[statistical exploration of landscapes of phylogenetic trees] treespace implements statistical tools for the exploration of sets of phylogenetic trees describing the evolutionary relationships between the same taxa. This web interface provides an easy access to the resources implemented in the package. Each tab is made of two panels: a
sidebar used to choose inputs, analysis tools and aesthetics, and a main panel displaying results.
Tree landscape explorer
The
Tree landscape explorer tab is where the whole tree space can be explored. Choose between a two- or three-dimensional plot to visualise the trees using Metric Multidimensional Scaling (MDS, a.k.a. Principal Coordinates Analysis, PCoA), which calculates the best reduced-spaced visualisation of the distances between trees. The
sidebar contains the following sections:
- Input: to upload the set of trees to analyse
- Analysis: to customize the analysis
- Aesthetics: to customize the graphics
Input
treespace takes a list of phylogenetic trees as input. The user can choose between data distributed with the package, or provide input files. Two types of input files can be used:
- R objects saved using the function save(x, file="x.RData") where 'x' is a list of trees of the class multiphylo (from the ape package. Accepted extensions are ".RData" and ".rda".

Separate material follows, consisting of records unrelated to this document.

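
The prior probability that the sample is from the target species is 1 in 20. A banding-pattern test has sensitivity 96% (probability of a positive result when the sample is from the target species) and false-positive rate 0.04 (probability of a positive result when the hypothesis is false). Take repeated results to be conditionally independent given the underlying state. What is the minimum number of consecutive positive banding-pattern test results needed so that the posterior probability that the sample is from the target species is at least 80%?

2

Prior odds = 0.05/0.95 = 1/19.
Likelihood ratio of a positive result = 0.96/0.04 = 24.
Target odds: 0.8 ÷ 0.2 = 4.
Require 24ⁿ ≥ 4 ÷ (1/19) = 76.
24¹ = 24 falls short of 76 but 24² = 576 reaches it, so n = 2.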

- list of trees saved in a nexus file, e.g. using ape's function write.nexus(x, file="x.nex") in R.
Analysis
Tree summary / metric: the method to be used to measure distances between tips of the trees. Choose from:
- Kendall Colijn: the tree metric developed by Kendall & Colijn; used by default
- Billera, Holmes, Vogtmann: the Billera, Holmes & Vogtmann tree metric (also known as the 'geodesic distance')
- Robinson Foulds (unrooted): the Robinson Foulds tree metric. Note that this implementation of the metric (from the package phangorn) treats the trees as unrooted and uses the unweighted edge-count distance (Robinson Foulds 1981).
- Tip-tip path distance (unrooted): metric by Steel and Penny which counts the number of internal nodes on the shortest path between each pair of tips. Along with its weighted version (below), this is also known as the tip distance, nodal distance, patristic distance and dissimilarity measure. Trees are treated as unrooted. (see ?nNodes in the package adephylo)
- Tip-tip branch-length distance (unrooted): similar to the tip-tip path distance, but using the branch lengths instead of counting the edges. (see ?distTips in the package adephylo)
- Abouheif test: the Abouheif test as presented in Pavoine et al. (2008) (see ?distTips in the package adephylo)
- Sum of direct descendents: another test related to the Abouheif test (see ?distTips in the package adephylo)
Lambda: The value of lambda used in Kendall & Colijn's metric.
Number of MDS axes retained : The number of principal components to retain in the Metric Multidimensional Scaling (MDS).
Assess quality of projection (Shepard plot)? It is important to be aware of how well or otherwise the Multidimensional Scaling (MDS) plot represents the tree space. Euclidean metrics lend themselves to MDS plotting, whereas other metrics and summaries may prove difficult to accurately project into a small number of dimensions. A Shepard plot is a scatter plot of the actual distances in tree space (x-axis) versus the projected distances in the plot (y-axis). The stronger the correlation, the better the MDS plot represents the true distances.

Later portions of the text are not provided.